The next week went by like that, with only vague hints of Unseen creatures, and then one morning when Xandra woke up, the Key was gone. The strong necklace of heavy string was still around her neck but the feather had disappeared. It had been there the night before and there was no way it could have been taken without her knowing. She searched everywhere, under and around every stuffed animal, under the bed and between the blankets, before she allowed herself to remember that she'd been warned that it would happen.
Even while she was remembering that both Belinda and the grandfather had told her that no one had a Key for long, Xandra felt miserable and angry. And she started the day by letting everyone know it, without, of course, telling them why. She was still feeling angry and ill-treated when she got off the school bus that afternoon, and there they were, both of the Twinsters, waiting for her in the driveway of the Hobson Habitat. She was suspicious at first, with good reason.
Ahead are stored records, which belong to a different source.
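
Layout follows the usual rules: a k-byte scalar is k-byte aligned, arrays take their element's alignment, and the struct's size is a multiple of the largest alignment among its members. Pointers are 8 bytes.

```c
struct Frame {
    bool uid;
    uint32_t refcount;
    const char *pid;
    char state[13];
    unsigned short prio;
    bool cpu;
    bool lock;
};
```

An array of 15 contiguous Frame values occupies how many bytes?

600

0..1  uid  (1B, 1-aligned)
1..4  -- padding (3B)
4..8  refcount  (4B, 4-aligned)
8..16  pid  (8B, 8-aligned)
16..29  state  (13B, 1-aligned)
29..30  -- padding (1B)
30..32  prio  (2B, 2-aligned)
32..33  cpu  (1B, 1-aligned)
33..34  lock  (1B, 1-aligned)
34..40  -- tail padding (6B)
sizeof = 40, alignof = 8
array of 15: 15 × 40 = 600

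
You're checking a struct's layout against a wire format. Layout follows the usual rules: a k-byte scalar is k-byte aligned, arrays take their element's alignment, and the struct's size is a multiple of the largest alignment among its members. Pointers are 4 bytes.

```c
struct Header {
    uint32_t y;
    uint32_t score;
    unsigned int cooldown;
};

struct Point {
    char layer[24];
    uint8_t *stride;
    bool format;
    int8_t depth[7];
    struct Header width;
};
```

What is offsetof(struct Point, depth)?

29

Header: y at 0 (size 4, align 4) → ends 4; score at 4 (size 4, align 4) → ends 8; cooldown at 8 (size 4, align 4) → ends 12; total 12 bytes, alignment 4
layer at 0 (size 24, align 1) → ends 24
stride at 24 (size 4, align 4) → ends 28
format at 28 (size 1, align 1) → ends 29
depth at 29 (size 7, align 1) → ends 36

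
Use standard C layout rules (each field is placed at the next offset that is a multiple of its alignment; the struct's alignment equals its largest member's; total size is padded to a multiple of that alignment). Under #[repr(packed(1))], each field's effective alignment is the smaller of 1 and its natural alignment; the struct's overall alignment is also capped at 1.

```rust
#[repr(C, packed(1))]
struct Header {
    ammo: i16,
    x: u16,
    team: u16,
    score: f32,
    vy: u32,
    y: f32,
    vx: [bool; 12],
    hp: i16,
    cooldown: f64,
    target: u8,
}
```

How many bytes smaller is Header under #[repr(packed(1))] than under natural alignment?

15

natural layout:
  0..2  ammo  (2B, 2-aligned)
  2..4  x  (2B, 2-aligned)
  4..6  team  (2B, 2-aligned)
  6..8  -- padding (2B)
  8..12  score  (4B, 4-aligned)
  12..16  vy  (4B, 4-aligned)
  16..20  y  (4B, 4-aligned)
  20..32  vx  (12B, 1-aligned)
  32..34  hp  (2B, 2-aligned)
  34..40  -- padding (6B)
  40..48  cooldown  (8B, 8-aligned)
  48..49  target  (1B, 1-aligned)
  49..56  -- tail padding (7B)
  sizeof = 56, alignof = 8
packed(1) layout:
  0..2  ammo  (2B, 1-aligned)
  2..4  x  (2B, 1-aligned)
  4..6  team  (2B, 1-aligned)
  6..10  score  (4B, 1-aligned)
  10..14  vy  (4B, 1-aligned)
  14..18  y  (4B, 1-aligned)
  18..30  vx  (12B, 1-aligned)
  30..32  hp  (2B, 1-aligned)
  32..40  cooldown  (8B, 1-aligned)
  40..41  target  (1B, 1-aligned)
  sizeof = 41, alignof = 1
56 − 41 = 15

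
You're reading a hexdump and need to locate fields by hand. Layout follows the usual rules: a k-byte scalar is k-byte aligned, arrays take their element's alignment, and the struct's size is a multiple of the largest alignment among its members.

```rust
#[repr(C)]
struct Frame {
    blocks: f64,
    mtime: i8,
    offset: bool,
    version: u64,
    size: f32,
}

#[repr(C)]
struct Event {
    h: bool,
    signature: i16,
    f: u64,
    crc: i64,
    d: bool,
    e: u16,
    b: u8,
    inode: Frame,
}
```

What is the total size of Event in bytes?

64 bytes

Frame: blocks at 0 (size 8, align 8) → ends 8; mtime at 8 (size 1, align 1) → ends 9; offset at 9 (size 1, align 1) → ends 10; pad 6 to align 8 for version; version at 16 (size 8, align 8) → ends 24; size at 24 (size 4, align 4) → ends 28; tail pad 4 to reach multiple of 8; total 32 bytes, alignment 8
h at 0 (size 1, align 1) → ends 1
pad 1 to align 2 for signature
signature at 2 (size 2, align 2) → ends 4
pad 4 to align 8 for f
f at 8 (size 8, align 8) → ends 16
crc at 16 (size 8, align 8) → ends 24
d at 24 (size 1, align 1) → ends 25
pad 1 to align 2 for e
e at 26 (size 2, align 2) → ends 28
b at 28 (size 1, align 1) → ends 29
pad 3 to align 8 for inode
inode at 32 (size 32, align 8) → ends 64
total 64 bytes, alignment 8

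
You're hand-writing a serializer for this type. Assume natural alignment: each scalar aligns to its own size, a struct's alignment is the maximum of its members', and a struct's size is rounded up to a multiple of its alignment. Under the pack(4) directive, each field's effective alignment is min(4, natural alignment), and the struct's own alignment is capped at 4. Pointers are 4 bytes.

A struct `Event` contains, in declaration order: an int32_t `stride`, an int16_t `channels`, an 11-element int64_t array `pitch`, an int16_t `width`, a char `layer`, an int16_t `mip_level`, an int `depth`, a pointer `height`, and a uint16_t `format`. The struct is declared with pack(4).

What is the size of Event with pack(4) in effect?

116

stride at 0 (size 4, align 4) → ends 4
channels at 4 (size 2, align 2) → ends 6
pad 2 to align 4 for pitch
pitch at 8 (size 88, align 4) → ends 96
width at 96 (size 2, align 2) → ends 98
layer at 98 (size 1, align 1) → ends 99
pad 1 to align 2 for mip_level
mip_level at 100 (size 2, align 2) → ends 102
pad 2 to align 4 for depth
depth at 104 (size 4, align 4) → ends 108
height at 108 (size 4, align 4) → ends 112
format at 112 (size 2, align 2) → ends 114
tail pad 2 to reach multiple of 4
total 116 bytes, alignment 4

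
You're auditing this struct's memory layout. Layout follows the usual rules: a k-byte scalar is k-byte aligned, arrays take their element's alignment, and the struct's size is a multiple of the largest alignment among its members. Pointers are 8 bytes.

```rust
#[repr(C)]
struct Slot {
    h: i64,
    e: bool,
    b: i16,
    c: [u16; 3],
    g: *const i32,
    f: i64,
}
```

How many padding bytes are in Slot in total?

0..8  h  (8B, 8-aligned)
8..9  e  (1B, 1-aligned)
9..10  -- padding (1B)
10..12  b  (2B, 2-aligned)
12..18  c  (6B, 2-aligned)
18..24  -- padding (6B)
24..32  g  (8B, 8-aligned)
32..40  f  (8B, 8-aligned)
sizeof = 40, alignof = 8
data bytes 33, size 40 → padding 7

7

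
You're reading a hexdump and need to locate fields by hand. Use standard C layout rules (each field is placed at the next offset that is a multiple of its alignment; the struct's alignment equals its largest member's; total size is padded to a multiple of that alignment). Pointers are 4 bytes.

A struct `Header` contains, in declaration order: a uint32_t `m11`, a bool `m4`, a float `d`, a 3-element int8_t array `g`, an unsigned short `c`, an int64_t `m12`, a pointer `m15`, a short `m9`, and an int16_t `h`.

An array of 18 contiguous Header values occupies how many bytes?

720

0..4  m11  (4B, 4-aligned)
4..5  m4  (1B, 1-aligned)
5..8  -- padding (3B)
8..12  d  (4B, 4-aligned)
12..15  g  (3B, 1-aligned)
15..16  -- padding (1B)
16..18  c  (2B, 2-aligned)
18..24  -- padding (6B)
24..32  m12  (8B, 8-aligned)
32..36  m15  (4B, 4-aligned)
36..38  m9  (2B, 2-aligned)
38..40  h  (2B, 2-aligned)
sizeof = 40, alignof = 8
array of 18: 18 × 40 = 720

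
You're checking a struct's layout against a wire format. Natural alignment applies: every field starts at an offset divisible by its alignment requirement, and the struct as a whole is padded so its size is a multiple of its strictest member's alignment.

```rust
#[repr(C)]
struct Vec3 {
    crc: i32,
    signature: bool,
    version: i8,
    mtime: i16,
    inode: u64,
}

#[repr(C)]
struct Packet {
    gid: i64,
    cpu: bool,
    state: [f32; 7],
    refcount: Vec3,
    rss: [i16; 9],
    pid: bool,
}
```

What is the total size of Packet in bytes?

80

Vec3: @0: crc [4B, align 4] → 4; @4: signature [1B, align 1] → 5; @5: version [1B, align 1] → 6; @6: mtime [2B, align 2] → 8; @8: inode [8B, align 8] → 16; size 16, align 8
@0: gid [8B, align 8] → 8
@8: cpu [1B, align 1] → 9
+3 pad (align 4)
@12: state [28B, align 4] → 40
@40: refcount [16B, align 8] → 56
@56: rss [18B, align 2] → 74
@74: pid [1B, align 1] → 75
+5 tail pad (align 8)
size 80, align 8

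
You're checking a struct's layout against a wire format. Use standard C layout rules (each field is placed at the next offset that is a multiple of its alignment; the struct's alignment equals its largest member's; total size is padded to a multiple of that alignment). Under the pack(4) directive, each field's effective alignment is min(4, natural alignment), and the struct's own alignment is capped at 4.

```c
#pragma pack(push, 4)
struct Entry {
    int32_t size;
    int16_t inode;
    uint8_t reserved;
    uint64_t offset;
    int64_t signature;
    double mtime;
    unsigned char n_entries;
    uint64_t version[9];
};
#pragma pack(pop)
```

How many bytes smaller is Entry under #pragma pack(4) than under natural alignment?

natural layout:
  0..4  size  (4B, 4-aligned)
  4..6  inode  (2B, 2-aligned)
  6..7  reserved  (1B, 1-aligned)
  7..8  -- padding (1B)
  8..16  offset  (8B, 8-aligned)
  16..24  signature  (8B, 8-aligned)
  24..32  mtime  (8B, 8-aligned)
  32..33  n_entries  (1B, 1-aligned)
  33..40  -- padding (7B)
  40..112  version  (72B, 8-aligned)
  sizeof = 112, alignof = 8
packed(4) layout:
  0..4  size  (4B, 4-aligned)
  4..6  inode  (2B, 2-aligned)
  6..7  reserved  (1B, 1-aligned)
  7..8  -- padding (1B)
  8..16  offset  (8B, 4-aligned)
  16..24  signature  (8B, 4-aligned)
  24..32  mtime  (8B, 4-aligned)
  32..33  n_entries  (1B, 1-aligned)
  33..36  -- padding (3B)
  36..108  version  (72B, 4-aligned)
  sizeof = 108, alignof = 4
112 − 108 = 4

4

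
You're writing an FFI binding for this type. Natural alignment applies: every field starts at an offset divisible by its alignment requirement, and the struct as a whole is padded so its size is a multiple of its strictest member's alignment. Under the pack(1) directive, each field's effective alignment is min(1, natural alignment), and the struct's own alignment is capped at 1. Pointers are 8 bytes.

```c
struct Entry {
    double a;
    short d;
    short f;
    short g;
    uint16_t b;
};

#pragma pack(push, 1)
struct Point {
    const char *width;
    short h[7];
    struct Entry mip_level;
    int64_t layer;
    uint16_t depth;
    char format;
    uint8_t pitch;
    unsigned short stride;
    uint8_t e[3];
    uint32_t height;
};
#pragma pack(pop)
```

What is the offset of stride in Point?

50

Entry: @0: a [8B, align 8] → 8; @8: d [2B, align 2] → 10; @10: f [2B, align 2] → 12; @12: g [2B, align 2] → 14; @14: b [2B, align 2] → 16; size 16, align 8
@0: width [8B, align 1] → 8
@8: h [14B, align 1] → 22
@22: mip_level [16B, align 1] → 38
@38: layer [8B, align 1] → 46
@46: depth [2B, align 1] → 48
@48: format [1B, align 1] → 49
@49: pitch [1B, align 1] → 50
@50: stride [2B, align 1] → 52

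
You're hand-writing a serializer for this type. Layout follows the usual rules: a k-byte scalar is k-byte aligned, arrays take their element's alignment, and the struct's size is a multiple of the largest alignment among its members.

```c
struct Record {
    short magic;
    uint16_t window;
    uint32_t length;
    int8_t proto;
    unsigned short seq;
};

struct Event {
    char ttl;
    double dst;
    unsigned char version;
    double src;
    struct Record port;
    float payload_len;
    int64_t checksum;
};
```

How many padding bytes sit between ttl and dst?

Record: @0: magic [2B, align 2] → 2; @2: window [2B, align 2] → 4; @4: length [4B, align 4] → 8; @8: proto [1B, align 1] → 9; +1 pad (align 2); @10: seq [2B, align 2] → 12; size 12, align 4
@0: ttl [1B, align 1] → 1
+7 pad (align 8)
@8: dst [8B, align 8] → 16

7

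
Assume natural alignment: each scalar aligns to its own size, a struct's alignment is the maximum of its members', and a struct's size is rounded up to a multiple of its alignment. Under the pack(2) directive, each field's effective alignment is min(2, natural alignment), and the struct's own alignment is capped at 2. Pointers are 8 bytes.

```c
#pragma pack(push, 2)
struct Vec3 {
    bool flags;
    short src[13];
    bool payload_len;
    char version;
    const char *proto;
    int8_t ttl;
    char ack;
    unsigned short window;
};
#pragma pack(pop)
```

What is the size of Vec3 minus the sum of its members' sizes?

1

flags at 0 (size 1, align 1) → ends 1
pad 1 to align 2 for src
src at 2 (size 26, align 2) → ends 28
payload_len at 28 (size 1, align 1) → ends 29
version at 29 (size 1, align 1) → ends 30
proto at 30 (size 8, align 2) → ends 38
ttl at 38 (size 1, align 1) → ends 39
ack at 39 (size 1, align 1) → ends 40
window at 40 (size 2, align 2) → ends 42
total 42 bytes, alignment 2
data bytes 41, size 42 → padding 1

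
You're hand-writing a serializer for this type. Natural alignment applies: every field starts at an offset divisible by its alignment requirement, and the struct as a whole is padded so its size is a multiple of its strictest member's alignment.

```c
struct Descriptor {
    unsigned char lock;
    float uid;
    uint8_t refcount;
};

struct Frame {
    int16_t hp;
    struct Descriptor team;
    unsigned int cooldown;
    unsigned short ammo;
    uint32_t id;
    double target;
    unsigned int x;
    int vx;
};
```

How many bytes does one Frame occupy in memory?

Descriptor: 0..1  lock  (1B, 1-aligned); 1..4  -- padding (3B); 4..8  uid  (4B, 4-aligned); 8..9  refcount  (1B, 1-aligned); 9..12  -- tail padding (3B); sizeof = 12, alignof = 4
0..2  hp  (2B, 2-aligned)
2..4  -- padding (2B)
4..16  team  (12B, 4-aligned)
16..20  cooldown  (4B, 4-aligned)
20..22  ammo  (2B, 2-aligned)
22..24  -- padding (2B)
24..28  id  (4B, 4-aligned)
28..32  -- padding (4B)
32..40  target  (8B, 8-aligned)
40..44  x  (4B, 4-aligned)
44..48  vx  (4B, 4-aligned)
sizeof = 48, alignof = 8

48 bytes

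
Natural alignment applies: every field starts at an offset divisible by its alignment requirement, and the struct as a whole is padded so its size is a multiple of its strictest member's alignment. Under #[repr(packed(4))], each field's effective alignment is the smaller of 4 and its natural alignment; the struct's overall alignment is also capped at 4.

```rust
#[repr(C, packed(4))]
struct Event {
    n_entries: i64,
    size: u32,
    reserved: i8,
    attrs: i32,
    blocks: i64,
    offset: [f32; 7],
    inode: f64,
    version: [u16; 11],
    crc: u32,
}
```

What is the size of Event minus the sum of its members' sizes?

5

@0: n_entries [8B, align 4] → 8
@8: size [4B, align 4] → 12
@12: reserved [1B, align 1] → 13
+3 pad (align 4)
@16: attrs [4B, align 4] → 20
@20: blocks [8B, align 4] → 28
@28: offset [28B, align 4] → 56
@56: inode [8B, align 4] → 64
@64: version [22B, align 2] → 86
+2 pad (align 4)
@88: crc [4B, align 4] → 92
size 92, align 4
data bytes 87, size 92 → padding 5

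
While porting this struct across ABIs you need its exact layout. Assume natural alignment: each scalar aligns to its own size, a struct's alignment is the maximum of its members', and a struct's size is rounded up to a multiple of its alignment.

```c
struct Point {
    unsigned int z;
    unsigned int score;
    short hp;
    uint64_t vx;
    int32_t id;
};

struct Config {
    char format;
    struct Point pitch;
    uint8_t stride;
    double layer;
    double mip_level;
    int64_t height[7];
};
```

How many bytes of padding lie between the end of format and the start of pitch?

Point: 0..4  z  (4B, 4-aligned); 4..8  score  (4B, 4-aligned); 8..10  hp  (2B, 2-aligned); 10..16  -- padding (6B); 16..24  vx  (8B, 8-aligned); 24..28  id  (4B, 4-aligned); 28..32  -- tail padding (4B); sizeof = 32, alignof = 8
0..1  format  (1B, 1-aligned)
1..8  -- padding (7B)
8..40  pitch  (32B, 8-aligned)

7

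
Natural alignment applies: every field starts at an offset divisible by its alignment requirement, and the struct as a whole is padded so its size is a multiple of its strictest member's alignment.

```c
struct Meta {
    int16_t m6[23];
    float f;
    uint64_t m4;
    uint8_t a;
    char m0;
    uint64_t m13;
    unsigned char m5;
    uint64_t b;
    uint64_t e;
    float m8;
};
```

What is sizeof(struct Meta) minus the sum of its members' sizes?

m6 at 0 (size 46, align 2) → ends 46
pad 2 to align 4 for f
f at 48 (size 4, align 4) → ends 52
pad 4 to align 8 for m4
m4 at 56 (size 8, align 8) → ends 64
a at 64 (size 1, align 1) → ends 65
m0 at 65 (size 1, align 1) → ends 66
pad 6 to align 8 for m13
m13 at 72 (size 8, align 8) → ends 80
m5 at 80 (size 1, align 1) → ends 81
pad 7 to align 8 for b
b at 88 (size 8, align 8) → ends 96
e at 96 (size 8, align 8) → ends 104
m8 at 104 (size 4, align 4) → ends 108
tail pad 4 to reach multiple of 8
total 112 bytes, alignment 8
data bytes 89, size 112 → padding 23

23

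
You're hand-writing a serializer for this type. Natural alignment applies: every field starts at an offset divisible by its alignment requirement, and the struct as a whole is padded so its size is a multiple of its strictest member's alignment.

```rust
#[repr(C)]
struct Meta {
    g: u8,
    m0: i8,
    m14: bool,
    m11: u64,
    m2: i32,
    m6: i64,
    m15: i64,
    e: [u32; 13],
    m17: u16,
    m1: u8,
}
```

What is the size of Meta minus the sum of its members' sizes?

0..1  g  (1B, 1-aligned)
1..2  m0  (1B, 1-aligned)
2..3  m14  (1B, 1-aligned)
3..8  -- padding (5B)
8..16  m11  (8B, 8-aligned)
16..20  m2  (4B, 4-aligned)
20..24  -- padding (4B)
24..32  m6  (8B, 8-aligned)
32..40  m15  (8B, 8-aligned)
40..92  e  (52B, 4-aligned)
92..94  m17  (2B, 2-aligned)
94..95  m1  (1B, 1-aligned)
95..96  -- tail padding (1B)
sizeof = 96, alignof = 8
data bytes 86, size 96 → padding 10

10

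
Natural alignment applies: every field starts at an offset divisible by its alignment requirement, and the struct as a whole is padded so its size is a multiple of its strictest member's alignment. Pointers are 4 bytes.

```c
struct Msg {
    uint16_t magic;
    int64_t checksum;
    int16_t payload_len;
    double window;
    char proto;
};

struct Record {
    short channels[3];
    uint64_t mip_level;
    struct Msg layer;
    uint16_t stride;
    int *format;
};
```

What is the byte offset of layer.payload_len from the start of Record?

Msg: @0: magic [2B, align 2] → 2; +6 pad (align 8); @8: checksum [8B, align 8] → 16; @16: payload_len [2B, align 2] → 18; +6 pad (align 8); @24: window [8B, align 8] → 32; @32: proto [1B, align 1] → 33; +7 tail pad (align 8); size 40, align 8
@0: channels [6B, align 2] → 6
+2 pad (align 8)
@8: mip_level [8B, align 8] → 16
@16: layer [40B, align 8] → 56
within Msg: payload_len at 16
16 + 16 = 32

32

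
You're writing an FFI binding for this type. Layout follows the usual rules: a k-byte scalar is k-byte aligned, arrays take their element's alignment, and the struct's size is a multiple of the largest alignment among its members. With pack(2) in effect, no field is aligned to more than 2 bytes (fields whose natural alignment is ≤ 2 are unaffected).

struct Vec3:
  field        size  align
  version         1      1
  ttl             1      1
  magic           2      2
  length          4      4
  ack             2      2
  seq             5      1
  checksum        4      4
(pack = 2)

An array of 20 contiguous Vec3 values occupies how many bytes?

version at 0 (size 1, align 1) → ends 1
ttl at 1 (size 1, align 1) → ends 2
magic at 2 (size 2, align 2) → ends 4
length at 4 (size 4, align 2) → ends 8
ack at 8 (size 2, align 2) → ends 10
seq at 10 (size 5, align 1) → ends 15
pad 1 to align 2 for checksum
checksum at 16 (size 4, align 2) → ends 20
total 20 bytes, alignment 2
array of 20: 20 × 20 = 400

400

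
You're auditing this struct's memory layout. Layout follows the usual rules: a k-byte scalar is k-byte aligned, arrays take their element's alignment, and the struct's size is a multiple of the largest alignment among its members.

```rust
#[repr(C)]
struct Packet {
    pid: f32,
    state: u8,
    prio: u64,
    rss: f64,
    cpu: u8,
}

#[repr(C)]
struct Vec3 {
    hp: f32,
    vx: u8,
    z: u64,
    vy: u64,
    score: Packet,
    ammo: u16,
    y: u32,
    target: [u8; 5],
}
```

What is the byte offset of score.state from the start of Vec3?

28

Packet: 0..4  pid  (4B, 4-aligned); 4..5  state  (1B, 1-aligned); 5..8  -- padding (3B); 8..16  prio  (8B, 8-aligned); 16..24  rss  (8B, 8-aligned); 24..25  cpu  (1B, 1-aligned); 25..32  -- tail padding (7B); sizeof = 32, alignof = 8
0..4  hp  (4B, 4-aligned)
4..5  vx  (1B, 1-aligned)
5..8  -- padding (3B)
8..16  z  (8B, 8-aligned)
16..24  vy  (8B, 8-aligned)
24..56  score  (32B, 8-aligned)
within Packet: state at 4
24 + 4 = 28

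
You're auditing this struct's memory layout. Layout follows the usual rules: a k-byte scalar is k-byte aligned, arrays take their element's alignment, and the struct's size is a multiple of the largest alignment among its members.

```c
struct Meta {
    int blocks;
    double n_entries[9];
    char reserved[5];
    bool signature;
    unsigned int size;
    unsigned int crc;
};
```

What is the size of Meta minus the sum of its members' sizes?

6

0..4  blocks  (4B, 4-aligned)
4..8  -- padding (4B)
8..80  n_entries  (72B, 8-aligned)
80..85  reserved  (5B, 1-aligned)
85..86  signature  (1B, 1-aligned)
86..88  -- padding (2B)
88..92  size  (4B, 4-aligned)
92..96  crc  (4B, 4-aligned)
sizeof = 96, alignof = 8
data bytes 90, size 96 → padding 6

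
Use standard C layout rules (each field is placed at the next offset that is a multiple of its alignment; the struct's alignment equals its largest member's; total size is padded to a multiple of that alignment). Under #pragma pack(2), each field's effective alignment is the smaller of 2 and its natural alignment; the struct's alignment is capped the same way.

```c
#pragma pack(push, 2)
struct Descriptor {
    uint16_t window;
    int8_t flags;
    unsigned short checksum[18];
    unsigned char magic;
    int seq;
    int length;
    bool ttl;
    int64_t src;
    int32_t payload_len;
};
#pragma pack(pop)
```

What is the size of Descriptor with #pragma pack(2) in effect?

64

@0: window [2B, align 2] → 2
@2: flags [1B, align 1] → 3
+1 pad (align 2)
@4: checksum [36B, align 2] → 40
@40: magic [1B, align 1] → 41
+1 pad (align 2)
@42: seq [4B, align 2] → 46
@46: length [4B, align 2] → 50
@50: ttl [1B, align 1] → 51
+1 pad (align 2)
@52: src [8B, align 2] → 60
@60: payload_len [4B, align 2] → 64
size 64, align 2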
And then very much surprised.
One of the twins, Nelson she thought at first, but it turned out to be Nicholas, was holding a large cardboard box and in the box were three very young kittens.
“Hey,” Nicholas said. “Look what we brought you. Three new candidates for the Xandra Hobson Society for the Prevention of Kitten Murder.”
“Yeah,” Nelson said. “These guys we know were about to throw these dudes in the river when we came to the rescue.” He grabbed the box out of Nicholas's hands. “Come on. Let's take them down to the basement.”
Xandra was so surprised she almost forgot to be angry. But on the way to the basement she demanded to know how they knew. “When did you find out about … about what I do in the basement?”
They both laughed. “We've known for years,” Nicholas said, and Nelson added, “We've always known. We used to check it out every once in a while when you weren't around. The owl was pretty cool.”